G. Milde wrote:
On 20.07.08, Paul A. Rubin wrote:
Jürgen Spitzmüller wrote:

Anyway, I don't think you'll find a working example. As listings fails with multibyte glyphs, it will also fail when multibyte glyphs are used in ERT, no?

Not according to the documentation. You can define an "escape to LaTeX" character, and anything bracketed by that character is handed off to LaTeX verbatim.
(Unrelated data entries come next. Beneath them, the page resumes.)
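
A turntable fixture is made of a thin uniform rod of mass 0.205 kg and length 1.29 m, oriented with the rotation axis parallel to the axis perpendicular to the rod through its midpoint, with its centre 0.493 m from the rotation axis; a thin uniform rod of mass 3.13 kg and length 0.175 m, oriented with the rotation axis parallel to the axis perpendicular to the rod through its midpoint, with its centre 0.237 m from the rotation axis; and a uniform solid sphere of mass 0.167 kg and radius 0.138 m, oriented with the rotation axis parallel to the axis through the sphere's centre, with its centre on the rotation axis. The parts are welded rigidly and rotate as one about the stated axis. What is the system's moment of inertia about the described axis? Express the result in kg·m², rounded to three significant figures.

Thin rod: I_cm = (1/12)ML² = (1/12)(0.205)(1.29)² = 0.028428 kg·m²; centre at d = 0.493 m, so the parallel axis theorem gives I = 0.028428 + (0.205)(0.493)² = 0.078253 kg·m².
Thin rod: I_cm = (1/12)ML² = (1/12)(3.13)(0.175)² = 0.007988 kg·m²; centre at d = 0.237 m, so the parallel axis theorem gives I = 0.007988 + (3.13)(0.237)² = 0.1838 kg·m².
Solid sphere: I_cm = (2/5)MR² = (2/5)(0.167)(0.138)² = 0.0012721 kg·m²; axis through the centre, so I = 0.0012721 kg·m².
Total I = 0.078253 + 0.1838 + 0.0012721 = 0.26332 kg·m².

0.263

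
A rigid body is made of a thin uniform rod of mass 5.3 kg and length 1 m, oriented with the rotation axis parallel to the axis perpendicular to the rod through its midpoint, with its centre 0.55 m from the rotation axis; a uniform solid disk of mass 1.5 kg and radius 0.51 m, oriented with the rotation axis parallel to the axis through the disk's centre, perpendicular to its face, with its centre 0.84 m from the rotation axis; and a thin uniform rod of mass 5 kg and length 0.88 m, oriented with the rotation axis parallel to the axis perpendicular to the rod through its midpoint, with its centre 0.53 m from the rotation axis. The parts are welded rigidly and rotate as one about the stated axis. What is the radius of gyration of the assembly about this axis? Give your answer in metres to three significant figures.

Thin rod: I_cm = (1/12)ML² = (1/12)(5.3)(1)² = 0.44167 kg m²; centre at d = 0.55 m, so the parallel axis theorem gives I = 0.44167 + (5.3)(0.55)² = 2.0449 kg m².
Solid disk: I_cm = (1/2)MR² = (1/2)(1.5)(0.51)² = 0.19507 kg m²; centre at d = 0.84 m, so the parallel axis theorem gives I = 0.19507 + (1.5)(0.84)² = 1.2535 kg m².
Thin rod: I_cm = (1/12)ML² = (1/12)(5)(0.88)² = 0.32267 kg m²; centre at d = 0.53 m, so the parallel axis theorem gives I = 0.32267 + (5)(0.53)² = 1.7272 kg m².
Total I = 5.0256 kg m²; total mass M = 11.8 kg.
k = √(I/M) = √(5.0256/11.8) = 0.65261 m.

0.653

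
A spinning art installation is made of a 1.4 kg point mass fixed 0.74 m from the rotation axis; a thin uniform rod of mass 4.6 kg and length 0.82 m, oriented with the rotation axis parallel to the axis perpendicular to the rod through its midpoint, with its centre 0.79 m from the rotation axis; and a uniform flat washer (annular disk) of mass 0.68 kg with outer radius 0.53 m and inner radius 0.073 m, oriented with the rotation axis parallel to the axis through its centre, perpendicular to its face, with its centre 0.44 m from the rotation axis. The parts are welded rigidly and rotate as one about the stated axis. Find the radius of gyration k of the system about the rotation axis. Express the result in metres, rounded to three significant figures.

0.786

Point mass: I_cm = 0; centre at d = 0.74 m, so I = I_cm + Md² gives I = 0 + (1.4)(0.74)² = 0.76664 kg·m².
Thin rod: I_cm = (1/12)ML² = (1/12)(4.6)(0.82)² = 0.25775 kg·m²; centre at d = 0.79 m, so I = I_cm + Md² gives I = 0.25775 + (4.6)(0.79)² = 3.1286 kg·m².
Annular disk: I_cm = (1/2)M(R²+r²) = (1/2)(0.68)[(0.53)² + (0.073)²] = 0.097318 kg·m²; centre at d = 0.44 m, so I = I_cm + Md² gives I = 0.097318 + (0.68)(0.44)² = 0.22897 kg·m².
Total I = 4.1242 kg·m²; total mass M = 6.68 kg.
k = √(I/M) = √(4.1242/6.68) = 0.78575 m.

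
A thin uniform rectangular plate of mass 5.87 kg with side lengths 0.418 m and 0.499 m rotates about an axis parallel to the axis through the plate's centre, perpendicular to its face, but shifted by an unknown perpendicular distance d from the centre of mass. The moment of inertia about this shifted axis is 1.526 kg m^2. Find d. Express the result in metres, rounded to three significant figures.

0.474

About the centre-of-mass axis, I_cm = (1/12)M(a²+b²) = (1/12)(5.87)[(0.418)² + (0.499)²] = 0.20727 kg m^2.
Parallel axis theorem: I = I_cm + Md², so Md² = 1.526 − 0.20727 = 1.3187 kg m^2.
d = √(1.3187 / 5.87) = 0.47398 m.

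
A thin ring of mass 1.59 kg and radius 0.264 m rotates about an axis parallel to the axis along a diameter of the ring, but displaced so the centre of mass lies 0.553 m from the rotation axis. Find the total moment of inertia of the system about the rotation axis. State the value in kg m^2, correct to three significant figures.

I_cm = (1/2)MR² = (1/2)(1.59)(0.264)² = 0.055408 kg m^2; centre at d = 0.553 m, so I = I_cm + Md² gives I = 0.055408 + (1.59)(0.553)² = 0.54164 kg m^2.

0.542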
According to the docs, that allows you to put multibyte characters in a comment (though apparently _only_ in a comment).

Anyway, I can't find a way to test this here, since I don't have any CJK fonts installed and wouldn't know how to use them if I did.
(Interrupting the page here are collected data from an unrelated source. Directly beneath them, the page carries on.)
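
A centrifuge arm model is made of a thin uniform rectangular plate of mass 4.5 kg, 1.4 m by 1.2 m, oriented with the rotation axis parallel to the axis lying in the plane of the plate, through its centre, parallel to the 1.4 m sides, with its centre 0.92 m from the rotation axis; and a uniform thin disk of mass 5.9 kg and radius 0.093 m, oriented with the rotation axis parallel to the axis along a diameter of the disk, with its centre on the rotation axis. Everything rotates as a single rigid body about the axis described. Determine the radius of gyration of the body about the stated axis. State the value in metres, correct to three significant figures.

0.648

Rectangular plate: I_cm = (1/12)Mb² = (1/12)(4.5)(1.2)² = 0.54 kg m^2; centre at d = 0.92 m, so I = I_cm + Md² gives I = 0.54 + (4.5)(0.92)² = 4.3488 kg m^2.
Thin disk: I_cm = (1/4)MR² = (1/4)(5.9)(0.093)² = 0.012757 kg m^2; axis through the centre, so I = 0.012757 kg m^2.
Total I = 4.3616 kg m^2; total mass M = 10.4 kg.
k = √(I/M) = √(4.3616/10.4) = 0.6476 m.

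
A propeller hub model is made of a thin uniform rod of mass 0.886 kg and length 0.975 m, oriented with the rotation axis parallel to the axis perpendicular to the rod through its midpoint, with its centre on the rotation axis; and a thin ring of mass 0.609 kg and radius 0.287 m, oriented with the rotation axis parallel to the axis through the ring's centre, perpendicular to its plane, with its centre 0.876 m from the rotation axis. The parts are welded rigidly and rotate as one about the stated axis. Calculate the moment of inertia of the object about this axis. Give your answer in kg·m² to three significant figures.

0.588

Thin rod: I_cm = (1/12)ML² = (1/12)(0.886)(0.975)² = 0.070188 kg·m²; axis through the centre, so I = 0.070188 kg·m².
Thin ring: I_cm = MR² = (0.609)(0.287)² = 0.050163 kg·m²; centre at d = 0.876 m, so the parallel axis theorem gives I = 0.050163 + (0.609)(0.876)² = 0.51749 kg·m².
Total I = 0.070188 + 0.51749 = 0.58768 kg·m².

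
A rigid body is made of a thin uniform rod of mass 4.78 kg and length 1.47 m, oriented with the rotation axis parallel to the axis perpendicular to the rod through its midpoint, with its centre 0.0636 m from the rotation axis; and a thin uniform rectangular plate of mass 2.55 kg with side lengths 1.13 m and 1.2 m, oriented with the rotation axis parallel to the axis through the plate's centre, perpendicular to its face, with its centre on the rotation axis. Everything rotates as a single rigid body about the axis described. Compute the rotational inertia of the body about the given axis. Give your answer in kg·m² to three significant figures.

Thin rod: I_cm = (1/12)ML² = (1/12)(4.78)(1.47)² = 0.86076 kg·m²; centre at d = 0.0636 m, so I = I_cm + Md² gives I = 0.86076 + (4.78)(0.0636)² = 0.88009 kg·m².
Rectangular plate: I_cm = (1/12)M(a²+b²) = (1/12)(2.55)[(1.13)² + (1.2)²] = 0.57734 kg·m²; axis through the centre, so I = 0.57734 kg·m².
Total I = 0.88009 + 0.57734 = 1.4574 kg·m².

1.46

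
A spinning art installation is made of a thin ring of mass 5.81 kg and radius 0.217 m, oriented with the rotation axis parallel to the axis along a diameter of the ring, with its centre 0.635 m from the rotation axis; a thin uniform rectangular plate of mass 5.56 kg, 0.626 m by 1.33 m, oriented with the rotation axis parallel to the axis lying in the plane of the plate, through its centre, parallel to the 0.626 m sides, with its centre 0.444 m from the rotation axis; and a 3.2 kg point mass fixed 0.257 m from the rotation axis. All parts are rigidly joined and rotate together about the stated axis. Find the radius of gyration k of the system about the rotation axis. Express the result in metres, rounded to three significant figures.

0.562

Thin ring: I_cm = (1/2)MR² = (1/2)(5.81)(0.217)² = 0.13679 kg·m²; centre at d = 0.635 m, so I = I_cm + Md² gives I = 0.13679 + (5.81)(0.635)² = 2.4795 kg·m².
Rectangular plate: I_cm = (1/12)Mb² = (1/12)(5.56)(1.33)² = 0.81959 kg·m²; centre at d = 0.444 m, so I = I_cm + Md² gives I = 0.81959 + (5.56)(0.444)² = 1.9157 kg·m².
Point mass: I_cm = 0; centre at d = 0.257 m, so I = I_cm + Md² gives I = 0 + (3.2)(0.257)² = 0.21136 kg·m².
Total I = 4.6066 kg·m²; total mass M = 14.57 kg.
k = √(I/M) = √(4.6066/14.57) = 0.56229 m.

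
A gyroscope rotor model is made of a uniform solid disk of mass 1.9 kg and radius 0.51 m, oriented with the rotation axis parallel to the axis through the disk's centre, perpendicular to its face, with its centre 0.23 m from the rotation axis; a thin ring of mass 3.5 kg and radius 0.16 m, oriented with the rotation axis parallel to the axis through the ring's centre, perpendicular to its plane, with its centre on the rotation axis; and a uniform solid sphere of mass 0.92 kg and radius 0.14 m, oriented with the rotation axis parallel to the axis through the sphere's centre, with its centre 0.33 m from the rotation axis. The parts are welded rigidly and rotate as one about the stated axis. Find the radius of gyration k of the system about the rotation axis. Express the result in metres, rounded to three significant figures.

0.294

Solid disk: I_cm = (1/2)MR² = (1/2)(1.9)(0.51)² = 0.24709 kg·m²; centre at d = 0.23 m, so I = I_cm + Md² gives I = 0.24709 + (1.9)(0.23)² = 0.3476 kg·m².
Thin ring: I_cm = MR² = (3.5)(0.16)² = 0.0896 kg·m²; axis through the centre, so I = 0.0896 kg·m².
Solid sphere: I_cm = (2/5)MR² = (2/5)(0.92)(0.14)² = 0.0072128 kg·m²; centre at d = 0.33 m, so I = I_cm + Md² gives I = 0.0072128 + (0.92)(0.33)² = 0.1074 kg·m².
Total I = 0.54461 kg·m²; total mass M = 6.32 kg.
k = √(I/M) = √(0.54461/6.32) = 0.29355 m.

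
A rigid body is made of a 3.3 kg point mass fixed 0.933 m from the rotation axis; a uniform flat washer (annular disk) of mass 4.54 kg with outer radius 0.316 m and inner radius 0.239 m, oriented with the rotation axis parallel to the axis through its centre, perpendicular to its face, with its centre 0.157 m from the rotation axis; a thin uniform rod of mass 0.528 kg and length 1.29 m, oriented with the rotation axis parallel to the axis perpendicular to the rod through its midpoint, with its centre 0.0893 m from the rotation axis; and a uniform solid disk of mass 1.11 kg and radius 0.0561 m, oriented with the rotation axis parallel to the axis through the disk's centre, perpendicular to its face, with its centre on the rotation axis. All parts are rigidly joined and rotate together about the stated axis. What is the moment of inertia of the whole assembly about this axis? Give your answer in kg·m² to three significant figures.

Point mass: I_cm = 0; centre at d = 0.933 m, so I = I_cm + Md² gives I = 0 + (3.3)(0.933)² = 2.8726 kg·m².
Annular disk: I_cm = (1/2)M(R²+r²) = (1/2)(4.54)[(0.316)² + (0.239)²] = 0.35634 kg·m²; centre at d = 0.157 m, so I = I_cm + Md² gives I = 0.35634 + (4.54)(0.157)² = 0.46824 kg·m².
Thin rod: I_cm = (1/12)ML² = (1/12)(0.528)(1.29)² = 0.07322 kg·m²; centre at d = 0.0893 m, so I = I_cm + Md² gives I = 0.07322 + (0.528)(0.0893)² = 0.077431 kg·m².
Solid disk: I_cm = (1/2)MR² = (1/2)(1.11)(0.0561)² = 0.0017467 kg·m²; axis through the centre, so I = 0.0017467 kg·m².
Total I = 2.8726 + 0.46824 + 0.077431 + 0.0017467 = 3.42 kg·m².

3.42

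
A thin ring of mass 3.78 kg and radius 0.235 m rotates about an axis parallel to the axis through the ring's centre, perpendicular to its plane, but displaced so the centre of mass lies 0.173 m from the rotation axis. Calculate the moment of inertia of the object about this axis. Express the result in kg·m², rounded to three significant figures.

I_cm = MR² = (3.78)(0.235)² = 0.20875 kg·m²; centre at d = 0.173 m, so I = I_cm + Md² gives I = 0.20875 + (3.78)(0.173)² = 0.32188 kg·m².

0.322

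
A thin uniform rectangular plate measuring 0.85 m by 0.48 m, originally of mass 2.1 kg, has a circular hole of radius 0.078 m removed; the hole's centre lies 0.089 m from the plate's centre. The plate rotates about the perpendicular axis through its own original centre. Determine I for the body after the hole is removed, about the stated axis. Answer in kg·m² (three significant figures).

Unpierced body about its centre: I₀ = (1/12)M(a²+b²) = (1/12)(2.1)[(0.85)² + (0.48)²] = 0.16676 kg·m².
The removed disk has mass m = M·πr²/(ab) = (2.1)·π(0.078)²/(0.85·0.48) = 0.098378 kg (same uniform areal density).
Its moment of inertia about the rotation axis (parallel-axis theorem): I_hole = (1/2)mr² + md² = (1/2)(0.098378)(0.078)² + (0.098378)(0.089)² = 0.0010785 kg·m².
Treating the hole as negative mass, I = I₀ − I_hole = 0.16676 − 0.0010785 = 0.16568 kg·m².

0.166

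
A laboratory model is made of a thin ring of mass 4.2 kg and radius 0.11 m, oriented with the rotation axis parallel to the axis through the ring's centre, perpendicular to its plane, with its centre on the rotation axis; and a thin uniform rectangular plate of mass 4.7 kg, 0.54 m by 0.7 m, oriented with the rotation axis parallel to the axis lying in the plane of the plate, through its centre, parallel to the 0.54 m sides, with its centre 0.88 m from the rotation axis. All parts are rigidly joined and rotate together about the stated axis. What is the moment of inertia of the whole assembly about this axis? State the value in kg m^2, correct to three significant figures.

3.88

Thin ring: I_cm = MR² = (4.2)(0.11)² = 0.05082 kg m^2; axis through the centre, so I = 0.05082 kg m^2.
Rectangular plate: I_cm = (1/12)Mb² = (1/12)(4.7)(0.7)² = 0.19192 kg m^2; centre at d = 0.88 m, so I = I_cm + Md² gives I = 0.19192 + (4.7)(0.88)² = 3.8316 kg m^2.
Total I = 0.05082 + 3.8316 = 3.8824 kg m^2.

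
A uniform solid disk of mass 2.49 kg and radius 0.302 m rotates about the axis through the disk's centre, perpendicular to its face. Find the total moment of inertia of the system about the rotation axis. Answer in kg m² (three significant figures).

0.114

I_cm = (1/2)MR² = (1/2)(2.49)(0.302)² = 0.11355 kg m²; axis through the centre, so I = 0.11355 kg m².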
You can insert a comment with some accented latin characters (like ä or
é) and set the encoding to utf8.

If this is an issue, we'll find out when someone barks about it.  Until
then, I'm not sure it's worth worrying about.

True again.

BTW: While German does not depend on a multibyte encoding, the German
umlauts are multibyte characters in UTF-8.

Günter


Thanks for the tip, Günter. I'm attaching a small proof-of-concept example that shows three things:

1. The version of the listing done in ERT comes out correctly, including Günter's two example multibyte characters.

2. The version done with a listing inset (which has the ä removed for reasons I'll mention in a minute) comes out but with the second comment garbled. I assume this is because forcing latin1 encoding results in the two bytes of é being interpreted as separate characters.

3. If you put the ä back in the document and try to compile it, not only are the two bytes interpreted as separate characters, but one of them apparently is not available in T1, so LaTeX throws an error message.

That last part means that we may not be entirely successful in protecting the user from himself (unless Jürgen's patch fixes that).

All that said, it's not an issue for me, and I don't recall any users complaining that their comments turned into Klingon, so it's not a priority issue.